Questa è la situazione prima dell’entrata in vigore del Jobs Act. Nel 2015, però, l’art. 23 del D. Lgs. 14/9/2015 n. 151, attuativo di una delle deleghe contenute nel cosiddetto Jobs Act, ha modificato l’articolo 4 della legge n. 300/1970 rimodulando la fattispecie che prevede il divieto dei controlli a distanza, nella consapevolezza di dover tener conto, nell’attuale contesto produttivo, oltre degli impianti audiovisivi, anche degli altri strumenti “dai quali derivi anche la possibilità di controllo a distanza dell’attività dei lavoratori” e di quelli «utilizzati dal lavoratore per rendere la prestazione lavorativa”. L’art. 23, inoltre, con il secondo comma, ha novellato l’art. 171 comma 1 precisando che “la violazione delle disposizioni di cui all’articolo 113 e all’articolo 4, primo e secondo comma, della legge 20 maggio 1970, n. 300, è punita con le sanzioni di cui all’articolo 38 della legge n. 300 del 1970”.
Con la rimodulazione dell’art. 4 dello Statuto dei Lavoratori, è solo apparentemente venuto meno, quindi, il divieto esplicito di controlli a distanza, nel senso che il superamento del divieto generale di detto controllo non può essere predicato sulla base della mancanza, nel nuovo articolo 4, di una indicazione espressa (com’era nel comma 1 del previgente art. 4) di un divieto generale di controllo a distanza sull’attività del lavoratore, avendo la nuova formulazione solamente adeguato l’impianto normativo alle sopravvenute innovazioni tecnologiche e, quindi, mantenuto fermo il divieto di controllare la sola prestazione lavorativa dei dipendenti, posto che l’uso di impianti audiovisivi e di altri strumenti di controllo può essere giustificato “esclusivamente” a determinati fini e cioè per esigenze organizzative e produttive per la sicurezza del lavoro e per la tutela del patrimonio aziendale.
Da ciò deriva, ha così precisato la Sez.
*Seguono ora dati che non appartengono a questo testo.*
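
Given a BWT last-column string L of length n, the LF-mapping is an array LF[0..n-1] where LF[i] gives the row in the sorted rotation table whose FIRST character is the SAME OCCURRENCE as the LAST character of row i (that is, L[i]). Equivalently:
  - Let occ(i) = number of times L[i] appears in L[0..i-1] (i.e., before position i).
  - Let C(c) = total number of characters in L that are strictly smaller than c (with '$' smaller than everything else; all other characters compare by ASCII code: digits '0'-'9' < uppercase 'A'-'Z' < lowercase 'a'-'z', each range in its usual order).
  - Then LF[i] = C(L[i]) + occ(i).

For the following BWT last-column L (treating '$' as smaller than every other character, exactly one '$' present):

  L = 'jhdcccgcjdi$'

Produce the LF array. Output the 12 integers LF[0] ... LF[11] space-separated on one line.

Char counts: '$':1, 'c':4, 'd':2, 'g':1, 'h':1, 'i':1, 'j':2
C (first-col start): C('$')=0, C('c')=1, C('d')=5, C('g')=7, C('h')=8, C('i')=9, C('j')=10
L[0]='j': occ=0, LF[0]=C('j')+0=10+0=10
L[1]='h': occ=0, LF[1]=C('h')+0=8+0=8
L[2]='d': occ=0, LF[2]=C('d')+0=5+0=5
L[3]='c': occ=0, LF[3]=C('c')+0=1+0=1
L[4]='c': occ=1, LF[4]=C('c')+1=1+1=2
L[5]='c': occ=2, LF[5]=C('c')+2=1+2=3
L[6]='g': occ=0, LF[6]=C('g')+0=7+0=7
L[7]='c': occ=3, LF[7]=C('c')+3=1+3=4
L[8]='j': occ=1, LF[8]=C('j')+1=10+1=11
L[9]='d': occ=1, LF[9]=C('d')+1=5+1=6
L[10]='i': occ=0, LF[10]=C('i')+0=9+0=9
L[11]='$': occ=0, LF[11]=C('$')+0=0+0=0

Answer: 10 8 5 1 2 3 7 4 11 6 9 0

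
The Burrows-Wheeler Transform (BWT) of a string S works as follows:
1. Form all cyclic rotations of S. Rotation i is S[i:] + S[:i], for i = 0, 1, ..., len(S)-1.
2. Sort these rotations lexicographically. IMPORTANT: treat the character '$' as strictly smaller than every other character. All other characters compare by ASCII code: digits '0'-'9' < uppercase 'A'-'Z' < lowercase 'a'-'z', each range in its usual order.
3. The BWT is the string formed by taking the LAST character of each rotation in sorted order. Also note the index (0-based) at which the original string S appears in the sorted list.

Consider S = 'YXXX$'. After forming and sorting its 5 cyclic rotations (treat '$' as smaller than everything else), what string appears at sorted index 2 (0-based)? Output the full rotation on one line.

Answer: XX$YX

Derivation:
All 5 rotations (rotation i = S[i:]+S[:i]):
  rot[0] = YXXX$
  rot[1] = XXX$Y
  rot[2] = XX$YX
  rot[3] = X$YXX
  rot[4] = $YXXX
Sorted (with $ < everything):
  sorted[0] = $YXXX
  sorted[1] = X$YXX
  sorted[2] = XX$YX
  sorted[3] = XXX$Y
  sorted[4] = YXXX$
sorted[2] = XX$YX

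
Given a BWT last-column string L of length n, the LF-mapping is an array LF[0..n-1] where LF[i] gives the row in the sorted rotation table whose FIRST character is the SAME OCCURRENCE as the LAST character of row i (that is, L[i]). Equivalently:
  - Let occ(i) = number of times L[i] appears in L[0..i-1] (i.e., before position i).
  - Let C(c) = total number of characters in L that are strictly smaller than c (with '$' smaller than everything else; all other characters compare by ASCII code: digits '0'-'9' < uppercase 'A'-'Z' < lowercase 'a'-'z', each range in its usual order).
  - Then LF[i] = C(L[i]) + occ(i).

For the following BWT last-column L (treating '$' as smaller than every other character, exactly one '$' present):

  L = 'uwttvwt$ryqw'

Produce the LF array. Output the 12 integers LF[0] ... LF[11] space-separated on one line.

Char counts: '$':1, 'q':1, 'r':1, 't':3, 'u':1, 'v':1, 'w':3, 'y':1
C (first-col start): C('$')=0, C('q')=1, C('r')=2, C('t')=3, C('u')=6, C('v')=7, C('w')=8, C('y')=11
L[0]='u': occ=0, LF[0]=C('u')+0=6+0=6
L[1]='w': occ=0, LF[1]=C('w')+0=8+0=8
L[2]='t': occ=0, LF[2]=C('t')+0=3+0=3
L[3]='t': occ=1, LF[3]=C('t')+1=3+1=4
L[4]='v': occ=0, LF[4]=C('v')+0=7+0=7
L[5]='w': occ=1, LF[5]=C('w')+1=8+1=9
L[6]='t': occ=2, LF[6]=C('t')+2=3+2=5
L[7]='$': occ=0, LF[7]=C('$')+0=0+0=0
L[8]='r': occ=0, LF[8]=C('r')+0=2+0=2
L[9]='y': occ=0, LF[9]=C('y')+0=11+0=11
L[10]='q': occ=0, LF[10]=C('q')+0=1+0=1
L[11]='w': occ=2, LF[11]=C('w')+2=8+2=10

Answer: 6 8 3 4 7 9 5 0 2 11 1 10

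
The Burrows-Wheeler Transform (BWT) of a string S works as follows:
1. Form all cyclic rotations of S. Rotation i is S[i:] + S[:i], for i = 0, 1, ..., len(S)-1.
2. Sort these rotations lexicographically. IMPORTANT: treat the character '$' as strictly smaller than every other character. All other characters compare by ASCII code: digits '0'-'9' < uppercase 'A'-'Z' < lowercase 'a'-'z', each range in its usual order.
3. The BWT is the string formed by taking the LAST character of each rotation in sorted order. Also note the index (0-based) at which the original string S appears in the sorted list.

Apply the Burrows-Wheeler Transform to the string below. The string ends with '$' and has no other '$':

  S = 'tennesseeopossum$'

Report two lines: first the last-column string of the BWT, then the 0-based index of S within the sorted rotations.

Answer: mstenuneeposeos$s
15

Derivation:
All 17 rotations (rotation i = S[i:]+S[:i]):
  rot[0] = tennesseeopossum$
  rot[1] = ennesseeopossum$t
  rot[2] = nnesseeopossum$te
  rot[3] = nesseeopossum$ten
  rot[4] = esseeopossum$tenn
  rot[5] = sseeopossum$tenne
  rot[6] = seeopossum$tennes
  rot[7] = eeopossum$tenness
  rot[8] = eopossum$tennesse
  rot[9] = opossum$tennessee
  rot[10] = possum$tennesseeo
  rot[11] = ossum$tennesseeop
  rot[12] = ssum$tennesseeopo
  rot[13] = sum$tennesseeopos
  rot[14] = um$tennesseeoposs
  rot[15] = m$tennesseeopossu
  rot[16] = $tennesseeopossum
Sorted (with $ < everything):
  sorted[0] = $tennesseeopossum  (last char: 'm')
  sorted[1] = eeopossum$tenness  (last char: 's')
  sorted[2] = ennesseeopossum$t  (last char: 't')
  sorted[3] = eopossum$tennesse  (last char: 'e')
  sorted[4] = esseeopossum$tenn  (last char: 'n')
  sorted[5] = m$tennesseeopossu  (last char: 'u')
  sorted[6] = nesseeopossum$ten  (last char: 'n')
  sorted[7] = nnesseeopossum$te  (last char: 'e')
  sorted[8] = opossum$tennessee  (last char: 'e')
  sorted[9] = ossum$tennesseeop  (last char: 'p')
  sorted[10] = possum$tennesseeo  (last char: 'o')
  sorted[11] = seeopossum$tennes  (last char: 's')
  sorted[12] = sseeopossum$tenne  (last char: 'e')
  sorted[13] = ssum$tennesseeopo  (last char: 'o')
  sorted[14] = sum$tennesseeopos  (last char: 's')
  sorted[15] = tennesseeopossum$  (last char: '$')
  sorted[16] = um$tennesseeoposs  (last char: 's')
Last column: mstenuneeposeos$s
Original string S is at sorted index 15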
III, che “sussiste continuità di tipo d’illecito tra la previgente formulazione dell’art. 4 della legge n. 300 del 1970 e la rimodulazione del precetto intervenuta a seguito del d.lgs. n. 151 del 2015, nel senso che costituisce reato l’uso di impianti audiovisivi e di altri strumenti dai quali derivi anche la possibilità di controllo a distanza dell’attività dei lavoratori, avendo la normativa sopravvenuta mantenuto integra la disciplina sanzionatoria per la quale la violazione dell’art. 4 Stat. Lav. è penalmente sanzionata ai sensi dell’art. 38 della stessa legge”.
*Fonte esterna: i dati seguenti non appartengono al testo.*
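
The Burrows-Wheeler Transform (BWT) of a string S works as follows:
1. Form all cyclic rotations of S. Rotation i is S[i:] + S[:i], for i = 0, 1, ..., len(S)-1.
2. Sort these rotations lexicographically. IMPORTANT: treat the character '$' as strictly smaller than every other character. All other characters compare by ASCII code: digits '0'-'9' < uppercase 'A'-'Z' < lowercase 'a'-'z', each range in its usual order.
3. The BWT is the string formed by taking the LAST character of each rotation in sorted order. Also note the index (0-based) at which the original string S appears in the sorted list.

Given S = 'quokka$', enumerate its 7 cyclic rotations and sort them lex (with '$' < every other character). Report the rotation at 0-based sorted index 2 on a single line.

All 7 rotations (rotation i = S[i:]+S[:i]):
  rot[0] = quokka$
  rot[1] = uokka$q
  rot[2] = okka$qu
  rot[3] = kka$quo
  rot[4] = ka$quok
  rot[5] = a$quokk
  rot[6] = $quokka
Sorted (with $ < everything):
  sorted[0] = $quokka
  sorted[1] = a$quokk
  sorted[2] = ka$quok
  sorted[3] = kka$quo
  sorted[4] = okka$qu
  sorted[5] = quokka$
  sorted[6] = uokka$q
sorted[2] = ka$quok

Answer: ka$quok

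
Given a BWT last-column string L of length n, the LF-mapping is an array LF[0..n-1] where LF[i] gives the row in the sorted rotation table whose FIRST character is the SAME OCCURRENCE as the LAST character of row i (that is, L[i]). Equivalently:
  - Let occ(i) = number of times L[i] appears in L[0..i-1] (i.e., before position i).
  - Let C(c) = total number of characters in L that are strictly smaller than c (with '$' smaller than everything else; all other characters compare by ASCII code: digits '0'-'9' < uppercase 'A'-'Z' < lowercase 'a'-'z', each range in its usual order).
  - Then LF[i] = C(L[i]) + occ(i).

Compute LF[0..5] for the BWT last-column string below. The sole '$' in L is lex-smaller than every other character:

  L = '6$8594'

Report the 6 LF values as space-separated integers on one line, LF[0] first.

Char counts: '$':1, '4':1, '5':1, '6':1, '8':1, '9':1
C (first-col start): C('$')=0, C('4')=1, C('5')=2, C('6')=3, C('8')=4, C('9')=5
L[0]='6': occ=0, LF[0]=C('6')+0=3+0=3
L[1]='$': occ=0, LF[1]=C('$')+0=0+0=0
L[2]='8': occ=0, LF[2]=C('8')+0=4+0=4
L[3]='5': occ=0, LF[3]=C('5')+0=2+0=2
L[4]='9': occ=0, LF[4]=C('9')+0=5+0=5
L[5]='4': occ=0, LF[5]=C('4')+0=1+0=1

Answer: 3 0 4 2 5 1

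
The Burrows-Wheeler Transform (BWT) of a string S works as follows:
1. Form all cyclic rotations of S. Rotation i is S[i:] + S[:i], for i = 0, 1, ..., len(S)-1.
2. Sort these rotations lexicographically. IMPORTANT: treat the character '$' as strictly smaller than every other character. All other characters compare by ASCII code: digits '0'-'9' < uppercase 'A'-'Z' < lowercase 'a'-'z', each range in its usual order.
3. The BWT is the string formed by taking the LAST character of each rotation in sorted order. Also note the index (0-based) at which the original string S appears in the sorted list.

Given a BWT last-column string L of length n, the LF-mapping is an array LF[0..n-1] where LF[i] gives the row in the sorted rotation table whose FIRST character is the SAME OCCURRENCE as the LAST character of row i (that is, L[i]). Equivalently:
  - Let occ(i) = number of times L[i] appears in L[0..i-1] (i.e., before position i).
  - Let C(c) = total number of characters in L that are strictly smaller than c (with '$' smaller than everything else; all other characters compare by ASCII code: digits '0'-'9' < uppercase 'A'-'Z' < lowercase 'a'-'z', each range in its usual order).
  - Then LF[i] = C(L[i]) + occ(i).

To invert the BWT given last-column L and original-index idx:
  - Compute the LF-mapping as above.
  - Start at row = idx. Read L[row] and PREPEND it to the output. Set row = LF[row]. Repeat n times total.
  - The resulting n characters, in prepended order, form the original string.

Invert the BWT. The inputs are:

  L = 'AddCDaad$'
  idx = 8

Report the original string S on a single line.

Answer: ddCDaadA$

Derivation:
LF mapping: 1 6 7 2 3 4 5 8 0
Walk LF starting at row 8, prepending L[row]:
  step 1: row=8, L[8]='$', prepend. Next row=LF[8]=0
  step 2: row=0, L[0]='A', prepend. Next row=LF[0]=1
  step 3: row=1, L[1]='d', prepend. Next row=LF[1]=6
  step 4: row=6, L[6]='a', prepend. Next row=LF[6]=5
  step 5: row=5, L[5]='a', prepend. Next row=LF[5]=4
  step 6: row=4, L[4]='D', prepend. Next row=LF[4]=3
  step 7: row=3, L[3]='C', prepend. Next row=LF[3]=2
  step 8: row=2, L[2]='d', prepend. Next row=LF[2]=7
  step 9: row=7, L[7]='d', prepend. Next row=LF[7]=8
Reversed output: ddCDaadA$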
Con riferimento, infine, all’osservazione avanzata dalla ricorrente di non avere installato lei le apparecchiature di videosorveglianza, la suprema Corte ha fatto rilevare che non ha alcuna rilevanza che sia stata lei ad avere installato gli strumenti di controllo a distanza dell’attività lavorativa ma che li abbia invece utilizzati o ne abbia tollerata la loro utilizzazione fuori dai casi in cui tali strumenti potevano essere consentiti.